Read this book. Think about how *you* would handle these things. Think about how *we* should handle these things…

Or not. Maybe you jus need to cry, or even bawl your eyes out. Maybe these issues aren’t theoretical for you – maybe they’re as real for you as they are for the characters in this book. Maybe you’re just trying to find answers yourself.

Read this book too. And may you find comfort within its words even in the midst of your own storm.

But read this book, regardless. Very much recommended.

This review of For Roger by Laura Drake was originally written on November 20, 2023.

#BookReview: Making Numbers Count by Chip Heath and Karla Starr

Useful, Engaging, And Exceedingly Well Documented. As a software engineering professional who has a mathematics-related degree (Computer Science), very nearly got two others at the same time (Mathematics, Secondary Mathematics Education), spent a year in the middle school/ high school classroom, and who has been engaged in talking about politically-oriented numbers off and on for over a decade now… this is one helluva book. While I would have preferred fewer leftist-leaning number communication examples (attacks on “the 1%” and Jeff Bezos in particular are a common refrain), overall the points raised here are truly so spot-on, to the level that I personally can’t think of any better or any way to really refute them. Further, the writing style here is very engaging and written in a style that can be read straight through, referred to as a common reference guide, or even taught in chapter form via an actual class itself. For those reading straight through, this is a very quick read due to both the book’s overall brevity – barely 250 pages – and because of its exceedingly thorough documentation – clocking in at roughly 42% of the text of this Advanced Reader Copy. Very much recommended.
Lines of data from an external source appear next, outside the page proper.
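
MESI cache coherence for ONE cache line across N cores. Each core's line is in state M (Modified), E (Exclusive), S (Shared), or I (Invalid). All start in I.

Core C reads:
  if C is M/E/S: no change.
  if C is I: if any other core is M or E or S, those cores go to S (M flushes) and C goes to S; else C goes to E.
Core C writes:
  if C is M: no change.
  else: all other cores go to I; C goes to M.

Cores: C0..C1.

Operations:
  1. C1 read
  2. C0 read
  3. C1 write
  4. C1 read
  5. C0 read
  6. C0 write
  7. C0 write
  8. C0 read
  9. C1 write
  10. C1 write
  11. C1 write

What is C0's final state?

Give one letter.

Answer: I

Derivation:
Op 1: C1 read [C1 read from I: no other sharers -> C1=E (exclusive)] -> [I,E]
Op 2: C0 read [C0 read from I: others=['C1=E'] -> C0=S, others downsized to S] -> [S,S]
Op 3: C1 write [C1 write: invalidate ['C0=S'] -> C1=M] -> [I,M]
Op 4: C1 read [C1 read: already in M, no change] -> [I,M]
Op 5: C0 read [C0 read from I: others=['C1=M'] -> C0=S, others downsized to S] -> [S,S]
Op 6: C0 write [C0 write: invalidate ['C1=S'] -> C0=M] -> [M,I]
Op 7: C0 write [C0 write: already M (modified), no change] -> [M,I]
Op 8: C0 read [C0 read: already in M, no change] -> [M,I]
Op 9: C1 write [C1 write: invalidate ['C0=M'] -> C1=M] -> [I,M]
Op 10: C1 write [C1 write: already M (modified), no change] -> [I,M]
Op 11: C1 write [C1 write: already M (modified), no change] -> [I,M]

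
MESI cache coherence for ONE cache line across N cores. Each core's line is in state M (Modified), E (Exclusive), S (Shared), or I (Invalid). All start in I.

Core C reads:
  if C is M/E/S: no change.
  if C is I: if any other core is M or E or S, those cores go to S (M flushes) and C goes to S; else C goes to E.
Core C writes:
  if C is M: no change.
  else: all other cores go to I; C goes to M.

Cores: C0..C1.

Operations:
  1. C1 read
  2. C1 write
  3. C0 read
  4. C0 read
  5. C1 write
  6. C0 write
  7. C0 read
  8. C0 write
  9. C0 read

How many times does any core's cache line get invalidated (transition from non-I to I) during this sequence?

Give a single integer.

Answer: 2

Derivation:
Op 1: C1 read [C1 read from I: no other sharers -> C1=E (exclusive)] -> [I,E] (invalidations this op: 0; running total: 0)
Op 2: C1 write [C1 write: invalidate none -> C1=M] -> [I,M] (invalidations this op: 0; running total: 0)
Op 3: C0 read [C0 read from I: others=['C1=M'] -> C0=S, others downsized to S] -> [S,S] (invalidations this op: 0; running total: 0)
Op 4: C0 read [C0 read: already in S, no change] -> [S,S] (invalidations this op: 0; running total: 0)
Op 5: C1 write [C1 write: invalidate ['C0=S'] -> C1=M] -> [I,M] (invalidations this op: 1; running total: 1)
Op 6: C0 write [C0 write: invalidate ['C1=M'] -> C0=M] -> [M,I] (invalidations this op: 1; running total: 2)
Op 7: C0 read [C0 read: already in M, no change] -> [M,I] (invalidations this op: 0; running total: 2)
Op 8: C0 write [C0 write: already M (modified), no change] -> [M,I] (invalidations this op: 0; running total: 2)
Op 9: C0 read [C0 read: already in M, no change] -> [M,I] (invalidations this op: 0; running total: 2)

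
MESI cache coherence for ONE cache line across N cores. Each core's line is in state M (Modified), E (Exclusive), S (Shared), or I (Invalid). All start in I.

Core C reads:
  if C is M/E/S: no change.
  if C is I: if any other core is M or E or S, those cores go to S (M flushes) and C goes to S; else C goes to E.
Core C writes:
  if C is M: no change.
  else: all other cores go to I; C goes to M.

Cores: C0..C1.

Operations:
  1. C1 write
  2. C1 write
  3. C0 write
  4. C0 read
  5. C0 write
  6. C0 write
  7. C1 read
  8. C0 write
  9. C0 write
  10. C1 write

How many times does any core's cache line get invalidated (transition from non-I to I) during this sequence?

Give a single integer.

Answer: 3

Derivation:
Op 1: C1 write [C1 write: invalidate none -> C1=M] -> [I,M] (invalidations this op: 0; running total: 0)
Op 2: C1 write [C1 write: already M (modified), no change] -> [I,M] (invalidations this op: 0; running total: 0)
Op 3: C0 write [C0 write: invalidate ['C1=M'] -> C0=M] -> [M,I] (invalidations this op: 1; running total: 1)
Op 4: C0 read [C0 read: already in M, no change] -> [M,I] (invalidations this op: 0; running total: 1)
Op 5: C0 write [C0 write: already M (modified), no change] -> [M,I] (invalidations this op: 0; running total: 1)
Op 6: C0 write [C0 write: already M (modified), no change] -> [M,I] (invalidations this op: 0; running total: 1)
Op 7: C1 read [C1 read from I: others=['C0=M'] -> C1=S, others downsized to S] -> [S,S] (invalidations this op: 0; running total: 1)
Op 8: C0 write [C0 write: invalidate ['C1=S'] -> C0=M] -> [M,I] (invalidations this op: 1; running total: 2)
Op 9: C0 write [C0 write: already M (modified), no change] -> [M,I] (invalidations this op: 0; running total: 2)
Op 10: C1 write [C1 write: invalidate ['C0=M'] -> C1=M] -> [I,M] (invalidations this op: 1; running total: 3)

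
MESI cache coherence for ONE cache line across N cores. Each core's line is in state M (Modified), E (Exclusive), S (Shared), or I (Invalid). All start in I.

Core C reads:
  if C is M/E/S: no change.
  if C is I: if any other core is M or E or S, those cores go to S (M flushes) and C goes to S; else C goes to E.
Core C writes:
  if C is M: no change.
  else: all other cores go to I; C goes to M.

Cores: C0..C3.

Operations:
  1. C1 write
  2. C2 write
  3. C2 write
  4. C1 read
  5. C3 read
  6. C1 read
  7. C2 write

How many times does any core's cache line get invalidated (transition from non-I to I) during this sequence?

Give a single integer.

Op 1: C1 write [C1 write: invalidate none -> C1=M] -> [I,M,I,I] (invalidations this op: 0; running total: 0)
Op 2: C2 write [C2 write: invalidate ['C1=M'] -> C2=M] -> [I,I,M,I] (invalidations this op: 1; running total: 1)
Op 3: C2 write [C2 write: already M (modified), no change] -> [I,I,M,I] (invalidations this op: 0; running total: 1)
Op 4: C1 read [C1 read from I: others=['C2=M'] -> C1=S, others downsized to S] -> [I,S,S,I] (invalidations this op: 0; running total: 1)
Op 5: C3 read [C3 read from I: others=['C1=S', 'C2=S'] -> C3=S, others downsized to S] -> [I,S,S,S] (invalidations this op: 0; running total: 1)
Op 6: C1 read [C1 read: already in S, no change] -> [I,S,S,S] (invalidations this op: 0; running total: 1)
Op 7: C2 write [C2 write: invalidate ['C1=S', 'C3=S'] -> C2=M] -> [I,I,M,I] (invalidations this op: 2; running total: 3)

Answer: 3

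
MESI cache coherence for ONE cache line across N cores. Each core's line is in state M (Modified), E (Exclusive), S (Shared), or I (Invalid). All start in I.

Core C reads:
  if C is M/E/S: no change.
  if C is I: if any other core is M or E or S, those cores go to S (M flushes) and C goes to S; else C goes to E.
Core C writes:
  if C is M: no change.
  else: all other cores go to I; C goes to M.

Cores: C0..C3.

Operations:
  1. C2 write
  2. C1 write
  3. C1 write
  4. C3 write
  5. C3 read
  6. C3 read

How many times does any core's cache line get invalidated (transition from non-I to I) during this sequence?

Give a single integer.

Answer: 2

Derivation:
Op 1: C2 write [C2 write: invalidate none -> C2=M] -> [I,I,M,I] (invalidations this op: 0; running total: 0)
Op 2: C1 write [C1 write: invalidate ['C2=M'] -> C1=M] -> [I,M,I,I] (invalidations this op: 1; running total: 1)
Op 3: C1 write [C1 write: already M (modified), no change] -> [I,M,I,I] (invalidations this op: 0; running total: 1)
Op 4: C3 write [C3 write: invalidate ['C1=M'] -> C3=M] -> [I,I,I,M] (invalidations this op: 1; running total: 2)
Op 5: C3 read [C3 read: already in M, no change] -> [I,I,I,M] (invalidations this op: 0; running total: 2)
Op 6: C3 read [C3 read: already in M, no change] -> [I,I,I,M] (invalidations this op: 0; running total: 2)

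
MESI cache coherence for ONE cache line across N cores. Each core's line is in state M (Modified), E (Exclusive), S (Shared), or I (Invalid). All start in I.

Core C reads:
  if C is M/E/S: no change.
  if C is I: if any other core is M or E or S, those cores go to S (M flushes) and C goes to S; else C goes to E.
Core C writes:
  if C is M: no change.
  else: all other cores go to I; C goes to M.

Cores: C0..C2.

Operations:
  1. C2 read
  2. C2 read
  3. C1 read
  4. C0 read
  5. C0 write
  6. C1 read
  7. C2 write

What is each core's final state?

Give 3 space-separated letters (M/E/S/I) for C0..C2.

Answer: I I M

Derivation:
Op 1: C2 read [C2 read from I: no other sharers -> C2=E (exclusive)] -> [I,I,E]
Op 2: C2 read [C2 read: already in E, no change] -> [I,I,E]
Op 3: C1 read [C1 read from I: others=['C2=E'] -> C1=S, others downsized to S] -> [I,S,S]
Op 4: C0 read [C0 read from I: others=['C1=S', 'C2=S'] -> C0=S, others downsized to S] -> [S,S,S]
Op 5: C0 write [C0 write: invalidate ['C1=S', 'C2=S'] -> C0=M] -> [M,I,I]
Op 6: C1 read [C1 read from I: others=['C0=M'] -> C1=S, others downsized to S] -> [S,S,I]
Op 7: C2 write [C2 write: invalidate ['C0=S', 'C1=S'] -> C2=M] -> [I,I,M]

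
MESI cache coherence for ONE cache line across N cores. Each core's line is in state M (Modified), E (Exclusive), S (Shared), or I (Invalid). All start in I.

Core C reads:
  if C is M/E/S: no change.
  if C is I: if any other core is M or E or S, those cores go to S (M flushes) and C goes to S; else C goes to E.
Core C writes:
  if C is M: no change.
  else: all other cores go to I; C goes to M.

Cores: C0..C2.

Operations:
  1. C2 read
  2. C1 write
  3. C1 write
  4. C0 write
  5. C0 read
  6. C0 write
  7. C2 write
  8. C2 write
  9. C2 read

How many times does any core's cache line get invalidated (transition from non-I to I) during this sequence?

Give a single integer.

Op 1: C2 read [C2 read from I: no other sharers -> C2=E (exclusive)] -> [I,I,E] (invalidations this op: 0; running total: 0)
Op 2: C1 write [C1 write: invalidate ['C2=E'] -> C1=M] -> [I,M,I] (invalidations this op: 1; running total: 1)
Op 3: C1 write [C1 write: already M (modified), no change] -> [I,M,I] (invalidations this op: 0; running total: 1)
Op 4: C0 write [C0 write: invalidate ['C1=M'] -> C0=M] -> [M,I,I] (invalidations this op: 1; running total: 2)
Op 5: C0 read [C0 read: already in M, no change] -> [M,I,I] (invalidations this op: 0; running total: 2)
Op 6: C0 write [C0 write: already M (modified), no change] -> [M,I,I] (invalidations this op: 0; running total: 2)
Op 7: C2 write [C2 write: invalidate ['C0=M'] -> C2=M] -> [I,I,M] (invalidations this op: 1; running total: 3)
Op 8: C2 write [C2 write: already M (modified), no change] -> [I,I,M] (invalidations this op: 0; running total: 3)
Op 9: C2 read [C2 read: already in M, no change] -> [I,I,M] (invalidations this op: 0; running total: 3)

Answer: 3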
This review of Making Numbers Count by Chip Heath and Karla Starr was originally written on September 19, 2021.

#BookReview: The Janus Point by Julian Barbour

Intriguing Theoretical Astrophysics. If it wasn’t clear from the description of this book, this book is *all about* theoretical astrophysics and the author’s new theory of the origins and nature of time. If words like Newtonian and General Relativity and Leibniz and thermodynamics are part of your every day lexicon, you’ll probably enjoy reading this. For the rest of us… at least there isn’t much math involved in the actual text here? Specifically of the Calculus variety, which gives even many math-oriented people the heebie jeebies? Truly an intriguing work, but I’ll be the first to say that I didn’t fully follow or comprehend all of it – it is simply that high level. Even though Barbour tries to use narrative examples and structures designed to allow most anyone to have some idea of what is going on, at the end of the day this is still advanced theoretical astrophysics, of the kind that even Stephen Hawking wrestled with. While others more learned in the actual science may find fault here, for what it is I could find none. Very much recommended.

This review of The Janus Point by Julian Barbour was originally written on August 19, 2020.